On Wed, Dec 13, 2023 at 5:37 AM Mark Brown broonie@kernel.org wrote:
On Tue, Dec 12, 2023 at 04:50:38PM -0800, Deepak Gupta wrote:
A theoretical scenario (no current workloads should've this case because no shadow stack)
- User mode did _ENABLE on the main thread. Shadow stack was allocated
for the current thread.
- User mode created a bunch worker threads to run untrusted contained
code. They shadow stack too.
- main thread had to do dlopen and now need to disable shadow stack on
itself due to incompatibility of incoming object in address space.
- main thread controls worker threads and knows they're contained and
should still be running with a shadow stack. Although once in a while the main thread needs to perform writes to a shadow stack of worker threads for some fixup (in the same addr space). main thread doesn't want to delegate this responsibility of ss writes to worker threads because they're untrusted.

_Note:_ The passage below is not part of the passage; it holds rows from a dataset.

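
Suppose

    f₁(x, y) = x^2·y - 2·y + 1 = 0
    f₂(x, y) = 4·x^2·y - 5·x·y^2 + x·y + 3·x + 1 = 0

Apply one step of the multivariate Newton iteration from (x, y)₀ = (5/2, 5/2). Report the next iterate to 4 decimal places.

(1.7542, 1.9583)

At (5/2, 5/2): F = (11.6250, -0.8750).
Jacobian J = [[2·x·y, x^2 - 2], [8·x·y - 5·y^2 + y + 3, 4·x^2 - 10·x·y + x]].
At the point, J = [[12.5000, 4.2500], [24.2500, -35.0000]] (det J = -540.5625).
Solving J·Δ = −F gives Δ = (-0.7458, -0.5417).
Then the next iterate is (x, y)₁ = (1.7542, 1.9583).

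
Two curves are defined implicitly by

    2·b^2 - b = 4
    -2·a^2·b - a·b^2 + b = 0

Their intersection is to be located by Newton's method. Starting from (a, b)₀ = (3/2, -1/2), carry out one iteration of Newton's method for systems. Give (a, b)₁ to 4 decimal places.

(0.2727, -1.5000)

At (3/2, -1/2): F = (-3.0000, 1.3750).
Jacobian J = [[0, 4·b - 1], [-4·a·b - b^2, -2·a^2 - 2·a·b + 1]].
At the point, J = [[0.0000, -3.0000], [2.7500, -2.0000]] (det J = 8.2500).
Solving J·Δ = −F gives Δ = (-1.2273, -1.0000).
Then the next iterate is (a, b)₁ = (0.2727, -1.5000).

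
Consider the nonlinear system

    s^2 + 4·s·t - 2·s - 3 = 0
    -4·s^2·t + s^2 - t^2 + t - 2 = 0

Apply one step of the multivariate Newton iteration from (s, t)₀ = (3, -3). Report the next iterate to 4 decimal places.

(2.7273, -0.1818)

At (3, -3): F = (-36.0000, 103.0000).
Jacobian J = [[2·s + 4·t - 2, 4·s], [-8·s·t + 2·s, -4·s^2 - 2·t + 1]].
At the point, J = [[-8.0000, 12.0000], [78.0000, -29.0000]] (det J = -704.0000).
Solving J·Δ = −F gives Δ = (-0.2727, 2.8182).
Then the next iterate is (s, t)₁ = (2.7273, -0.1818).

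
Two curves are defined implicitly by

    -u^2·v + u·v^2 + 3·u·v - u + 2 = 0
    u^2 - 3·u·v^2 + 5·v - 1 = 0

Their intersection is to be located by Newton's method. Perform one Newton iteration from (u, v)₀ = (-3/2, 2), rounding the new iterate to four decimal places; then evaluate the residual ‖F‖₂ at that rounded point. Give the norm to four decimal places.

At (-3/2, 2): F = (-16.0000, 29.2500).
Jacobian J = [[-2·u·v + v^2 + 3·v - 1, -u^2 + 2·u·v + 3·u], [2·u - 3·v^2, -6·u·v + 5]].
At the point, J = [[15.0000, -12.7500], [-15.0000, 23.0000]] (det J = 153.7500).
Solving J·Δ = −F gives Δ = (-0.0321, -1.2927).
Then the next iterate is (u, v)₁ = (-1.5321, 0.7073).
Re-evaluating at (-1.5321, 0.7073): F = (-2.145598, 7.183237), so ‖F‖₂ = 7.4968.

7.4968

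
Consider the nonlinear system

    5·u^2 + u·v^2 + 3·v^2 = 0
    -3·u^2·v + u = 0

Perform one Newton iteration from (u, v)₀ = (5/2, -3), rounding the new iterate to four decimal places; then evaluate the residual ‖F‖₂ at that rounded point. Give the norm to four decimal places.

29.8403

At (5/2, -3): F = (80.7500, 58.7500).
Jacobian J = [[10·u + v^2, 2·u·v + 6·v], [-6·u·v + 1, -3·u^2]].
At the point, J = [[34.0000, -33.0000], [46.0000, -18.7500]] (det J = 880.5000).
Solving J·Δ = −F gives Δ = (-0.4823, 1.9500).
Then the next iterate is (u, v)₁ = (2.0177, -1.0500).
Re-evaluating at (2.0177, -1.0500): F = (25.887581, 14.841707), so ‖F‖₂ = 29.8403.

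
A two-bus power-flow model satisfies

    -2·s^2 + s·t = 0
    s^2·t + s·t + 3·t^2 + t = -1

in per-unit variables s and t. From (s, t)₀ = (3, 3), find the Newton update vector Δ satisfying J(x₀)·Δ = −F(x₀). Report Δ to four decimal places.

At (3, 3): F = (-9.0000, 67.0000).
Jacobian J = [[-4·s + t, s], [2·s·t + t, s^2 + s + 6·t + 1]].
At the point, J = [[-9.0000, 3.0000], [21.0000, 31.0000]] (det J = -342.0000).
Solving J·Δ = −F gives Δ = (-1.4035, -1.2105).

(-1.4035, -1.2105)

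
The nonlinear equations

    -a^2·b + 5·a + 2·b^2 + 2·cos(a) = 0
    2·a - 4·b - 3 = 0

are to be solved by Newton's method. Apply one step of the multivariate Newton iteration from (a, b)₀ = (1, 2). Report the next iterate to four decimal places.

(2.3026, 0.4013)

At (1, 2): F = (12.080605, -9.0000).
Jacobian J = [[-2·a·b - 2·sin(a) + 5, -a^2 + 4·b], [2, -4]].
At the point, J = [[-0.682942, 7.0000], [2.0000, -4.0000]] (det J = -11.268232).
Solving J·Δ = −F gives Δ = (1.3026, -1.5987).
Then the next iterate is (a, b)₁ = (2.3026, 0.4013).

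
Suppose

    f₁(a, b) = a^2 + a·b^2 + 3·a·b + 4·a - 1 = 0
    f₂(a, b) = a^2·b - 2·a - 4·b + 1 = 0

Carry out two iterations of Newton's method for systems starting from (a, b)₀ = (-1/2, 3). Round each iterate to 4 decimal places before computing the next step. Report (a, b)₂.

(0.1094, 0.1331)

At (-1/2, 3): F = (-11.7500, -9.2500).
Jacobian J = [[2·a + b^2 + 3·b + 4, 2·a·b + 3·a], [2·a·b - 2, a^2 - 4]].
At the point, J = [[21.0000, -4.5000], [-5.0000, -3.7500]] (det J = -101.2500).
Solving J·Δ = −F gives Δ = (0.0241, -2.4988).
Then the next iterate is (a, b)₁ = (-0.4759, 0.5012).
Round to (-0.4759, 0.5012) and repeat: F = (-3.512229, 0.060512), J = [[4.803001, -1.904742], [-2.477042, -3.773519]].
Δ = (0.5853, -0.3681), so (a, b)₂ = (0.1094, 0.1331).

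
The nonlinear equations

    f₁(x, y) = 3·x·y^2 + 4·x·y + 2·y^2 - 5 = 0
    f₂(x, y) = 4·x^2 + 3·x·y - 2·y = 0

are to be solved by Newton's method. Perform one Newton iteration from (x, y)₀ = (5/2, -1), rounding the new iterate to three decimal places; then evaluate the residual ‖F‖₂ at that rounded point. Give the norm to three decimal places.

At (5/2, -1): F = (-5.500, 19.500).
Jacobian J = [[3·y^2 + 4·y, 6·x·y + 4·x + 4·y], [8·x + 3·y, 3·x - 2]].
At the point, J = [[-1.000, -9.000], [17.000, 5.500]] (det J = 147.500).
Solving J·Δ = −F gives Δ = (-0.985, -0.502).
Then the next iterate is (x, y)₁ = (1.515, -1.502).
Re-evaluating at (1.515, -1.502): F = (0.66343, 5.35831), so ‖F‖₂ = 5.399.

5.399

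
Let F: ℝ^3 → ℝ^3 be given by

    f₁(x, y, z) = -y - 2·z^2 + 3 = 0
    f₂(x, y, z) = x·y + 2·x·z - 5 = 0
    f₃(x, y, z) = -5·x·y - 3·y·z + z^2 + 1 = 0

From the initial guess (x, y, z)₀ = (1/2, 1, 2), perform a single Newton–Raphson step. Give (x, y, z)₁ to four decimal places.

(1.2182, 0.0909, 1.3636)

At (1/2, 1, 2): F = (-6.0000, -2.5000, -3.5000).
Jacobian J = [[0, -1, -4·z], [y + 2·z, x, 2·x], [-5·y, -5·x - 3·z, -3·y + 2·z]].
At the point, J = [[0.0000, -1.0000, -8.0000], [5.0000, 0.5000, 1.0000], [-5.0000, -8.5000, 1.0000]] (det J = 330.0000).
Solving J·Δ = −F gives Δ = (0.7182, -0.9091, -0.6364).
Then the next iterate is (x, y, z)₁ = (1.2182, 0.0909, 1.3636).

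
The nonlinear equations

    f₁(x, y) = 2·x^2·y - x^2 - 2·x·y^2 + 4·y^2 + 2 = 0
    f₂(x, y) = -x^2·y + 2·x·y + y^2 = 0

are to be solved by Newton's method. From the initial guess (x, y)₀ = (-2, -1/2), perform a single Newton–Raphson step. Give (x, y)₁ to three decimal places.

At (-2, -1/2): F = (-4.000, 4.250).
Jacobian J = [[4·x·y - 2·x - 2·y^2, 2·x^2 - 4·x·y + 8·y], [-2·x·y + 2·y, -x^2 + 2·x + 2·y]].
At the point, J = [[7.500, 0.000], [-3.000, -9.000]] (det J = -67.500).
Solving J·Δ = −F gives Δ = (0.533, 0.294).
Then the next iterate is (x, y)₁ = (-1.467, -0.206).

(-1.467, -0.206)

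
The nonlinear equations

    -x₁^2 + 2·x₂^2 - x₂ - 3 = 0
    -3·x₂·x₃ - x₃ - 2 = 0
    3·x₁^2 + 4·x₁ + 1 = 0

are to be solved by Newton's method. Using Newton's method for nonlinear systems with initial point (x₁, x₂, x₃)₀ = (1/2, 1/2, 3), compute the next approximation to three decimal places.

(-0.036, 3.214, -10.571)

At (1/2, 1/2, 3): F = (-3.250, -9.500, 3.750).
Jacobian J = [[-2·x₁, 4·x₂ - 1, 0], [0, -3·x₃, -3·x₂ - 1], [6·x₁ + 4, 0, 0]].
At the point, J = [[-1.000, 1.000, 0.000], [0.000, -9.000, -2.500], [7.000, 0.000, 0.000]] (det J = -17.500).
Solving J·Δ = −F gives Δ = (-0.536, 2.714, -13.571).
Then the next iterate is (x₁, x₂, x₃)₁ = (-0.036, 3.214, -10.571).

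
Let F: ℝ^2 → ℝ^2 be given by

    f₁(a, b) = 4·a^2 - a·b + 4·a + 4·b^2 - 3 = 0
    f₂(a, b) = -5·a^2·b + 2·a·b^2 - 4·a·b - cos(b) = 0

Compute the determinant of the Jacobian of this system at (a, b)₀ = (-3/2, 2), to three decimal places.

-361.593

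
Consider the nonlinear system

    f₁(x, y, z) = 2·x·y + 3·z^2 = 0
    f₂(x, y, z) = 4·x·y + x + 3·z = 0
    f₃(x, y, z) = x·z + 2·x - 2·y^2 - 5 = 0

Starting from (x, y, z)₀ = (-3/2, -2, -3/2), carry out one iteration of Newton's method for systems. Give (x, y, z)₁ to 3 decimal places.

At (-3/2, -2, -3/2): F = (12.750, 6.000, -13.750).
Jacobian J = [[2·y, 2·x, 6·z], [4·y + 1, 4·x, 3], [z + 2, -4·y, x]].
At the point, J = [[-4.000, -3.000, -9.000], [-7.000, -6.000, 3.000], [0.500, 8.000, -1.500]] (det J = 564.000).
Solving J·Δ = −F gives Δ = (-0.383, 1.920, 0.947).
Then the next iterate is (x, y, z)₁ = (-1.883, -0.080, -0.553).

(-1.883, -0.080, -0.553)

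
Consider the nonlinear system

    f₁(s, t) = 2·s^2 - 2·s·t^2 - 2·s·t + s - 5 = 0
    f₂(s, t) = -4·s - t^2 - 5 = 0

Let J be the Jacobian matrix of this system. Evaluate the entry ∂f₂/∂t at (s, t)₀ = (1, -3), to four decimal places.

6.0000

∂f₂/∂t = -2·t.
At (1, -3) this is 6.0000.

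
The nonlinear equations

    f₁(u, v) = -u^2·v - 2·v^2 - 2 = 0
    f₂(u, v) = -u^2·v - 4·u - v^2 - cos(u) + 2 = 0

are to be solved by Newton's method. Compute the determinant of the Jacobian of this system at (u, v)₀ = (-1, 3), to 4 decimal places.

J = [[-2·u·v, -u^2 - 4·v], [-2·u·v + sin(u) - 4, -u^2 - 2·v]].
At the point, J = [[6.0000, -13.0000], [1.158529, -7.0000]].
det J = -26.9391.

-26.9391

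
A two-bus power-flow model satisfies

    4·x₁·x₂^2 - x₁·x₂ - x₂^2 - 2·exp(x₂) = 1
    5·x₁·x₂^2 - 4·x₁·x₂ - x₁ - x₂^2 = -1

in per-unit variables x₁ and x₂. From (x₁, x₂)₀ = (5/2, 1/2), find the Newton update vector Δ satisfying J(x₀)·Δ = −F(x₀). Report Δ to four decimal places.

At (5/2, 1/2): F = (-3.297443, -3.6250).
Jacobian J = [[4·x₂^2 - x₂, 8·x₁·x₂ - x₁ - 2·x₂ - 2·exp(x₂)], [5·x₂^2 - 4·x₂ - 1, 10·x₁·x₂ - 4·x₁ - 2·x₂]].
At the point, J = [[0.5000, 3.202557], [-1.7500, 1.5000]] (det J = 6.354476).
Solving J·Δ = −F gives Δ = (-1.0486, 1.1933).

(-1.0486, 1.1933)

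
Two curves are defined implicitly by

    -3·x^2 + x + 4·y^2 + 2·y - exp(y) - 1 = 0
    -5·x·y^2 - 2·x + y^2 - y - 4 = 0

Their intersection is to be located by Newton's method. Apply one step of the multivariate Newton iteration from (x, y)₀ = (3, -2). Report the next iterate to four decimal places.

At (3, -2): F = (-13.135335, -64.0000).
Jacobian J = [[-6·x + 1, 8·y - exp(y) + 2], [-5·y^2 - 2, -10·x·y + 2·y - 1]].
At the point, J = [[-17.0000, -14.135335], [-22.0000, 55.0000]] (det J = -1245.977376).
Solving J·Δ = −F gives Δ = (-1.3059, 0.6413).
Then the next iterate is (x, y)₁ = (1.6941, -1.3587).

(1.6941, -1.3587)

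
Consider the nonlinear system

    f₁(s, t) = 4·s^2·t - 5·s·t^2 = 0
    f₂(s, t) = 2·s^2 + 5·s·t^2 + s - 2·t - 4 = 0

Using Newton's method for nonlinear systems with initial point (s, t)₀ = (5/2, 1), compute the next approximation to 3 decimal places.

At (5/2, 1): F = (12.500, 21.500).
Jacobian J = [[8·s·t - 5·t^2, 4·s^2 - 10·s·t], [4·s + 5·t^2 + 1, 10·s·t - 2]].
At the point, J = [[15.000, 0.000], [16.000, 23.000]] (det J = 345.000).
Solving J·Δ = −F gives Δ = (-0.833, -0.355).
Then the next iterate is (s, t)₁ = (1.667, 0.645).

(1.667, 0.645)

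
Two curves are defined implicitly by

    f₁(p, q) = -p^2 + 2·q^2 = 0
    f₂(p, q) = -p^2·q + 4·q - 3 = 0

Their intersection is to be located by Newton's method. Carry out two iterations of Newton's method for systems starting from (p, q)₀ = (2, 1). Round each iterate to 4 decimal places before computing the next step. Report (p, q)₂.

At (2, 1): F = (-2.0000, -3.0000).
Jacobian J = [[-2·p, 4·q], [-2·p·q, -p^2 + 4]].
At the point, J = [[-4.0000, 4.0000], [-4.0000, 0.0000]] (det J = 16.0000).
Solving J·Δ = −F gives Δ = (-0.7500, -0.2500).
Then the next iterate is (p, q)₁ = (1.2500, 0.7500).
Round to (1.2500, 0.7500) and repeat: F = (-0.4375, -1.171875), J = [[-2.5000, 3.0000], [-1.8750, 2.4375]].
Δ = (5.2250, 4.5000), so (p, q)₂ = (6.4750, 5.2500).

(6.4750, 5.2500)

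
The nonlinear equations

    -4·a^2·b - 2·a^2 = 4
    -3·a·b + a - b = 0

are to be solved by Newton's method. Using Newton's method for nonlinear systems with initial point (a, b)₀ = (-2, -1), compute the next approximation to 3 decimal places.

At (-2, -1): F = (4.000, -7.000).
Jacobian J = [[-8·a·b - 4·a, -4·a^2], [-3·b + 1, -3·a - 1]].
At the point, J = [[-8.000, -16.000], [4.000, 5.000]] (det J = 24.000).
Solving J·Δ = −F gives Δ = (3.833, -1.667).
Then the next iterate is (a, b)₁ = (1.833, -2.667).

(1.833, -2.667)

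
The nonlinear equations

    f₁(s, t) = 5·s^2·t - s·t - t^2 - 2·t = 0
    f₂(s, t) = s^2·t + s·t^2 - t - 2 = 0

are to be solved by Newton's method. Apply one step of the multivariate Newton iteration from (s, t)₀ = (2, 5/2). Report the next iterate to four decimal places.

(1.4513, 1.8013)

At (2, 5/2): F = (33.7500, 18.0000).
Jacobian J = [[10·s·t - t, 5·s^2 - s - 2·t - 2], [2·s·t + t^2, s^2 + 2·s·t - 1]].
At the point, J = [[47.5000, 11.0000], [16.2500, 13.0000]] (det J = 438.7500).
Solving J·Δ = −F gives Δ = (-0.5487, -0.6987).
Then the next iterate is (s, t)₁ = (1.4513, 1.8013).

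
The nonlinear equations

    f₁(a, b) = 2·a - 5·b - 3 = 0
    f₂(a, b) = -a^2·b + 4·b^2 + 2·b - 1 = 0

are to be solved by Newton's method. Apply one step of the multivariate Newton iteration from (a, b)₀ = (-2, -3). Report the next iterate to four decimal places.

(-2.0268, -1.4107)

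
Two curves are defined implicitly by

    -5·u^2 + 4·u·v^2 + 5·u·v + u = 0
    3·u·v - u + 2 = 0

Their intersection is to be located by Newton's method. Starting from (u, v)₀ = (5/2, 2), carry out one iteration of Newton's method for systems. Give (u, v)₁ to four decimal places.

(0.5227, 1.3848)

At (5/2, 2): F = (36.2500, 14.5000).
Jacobian J = [[-10·u + 4·v^2 + 5·v + 1, 8·u·v + 5·u], [3·v - 1, 3·u]].
At the point, J = [[2.0000, 52.5000], [5.0000, 7.5000]] (det J = -247.5000).
Solving J·Δ = −F gives Δ = (-1.9773, -0.6152).
Then the next iterate is (u, v)₁ = (0.5227, 1.3848).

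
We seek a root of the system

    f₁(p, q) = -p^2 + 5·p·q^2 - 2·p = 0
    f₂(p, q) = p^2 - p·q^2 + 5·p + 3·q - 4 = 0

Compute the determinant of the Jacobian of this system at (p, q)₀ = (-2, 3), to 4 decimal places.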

How will it do that (currently _ENABLE is married to _WRITE and _PUSH) ?
That's feeling moderately firmly into "don't do that" territory to be honest, the problems of trying to modify the stack of another running thread while it's active just don't seem worth it - if you're coordinating enough to do the modifications it's probably possible to just ask the thread who's stack is being modified to do the modification itself and having an unprotected thread writing into shadow stack memory doesn't feel great.
Yeah no leanings on my side. Just wanted to articulate this scenario. Since this is new ground, we can define what's appropriate. Let's keep it this way where a thread can write to shadow stack mappings only when it itself has shadow stack enabled.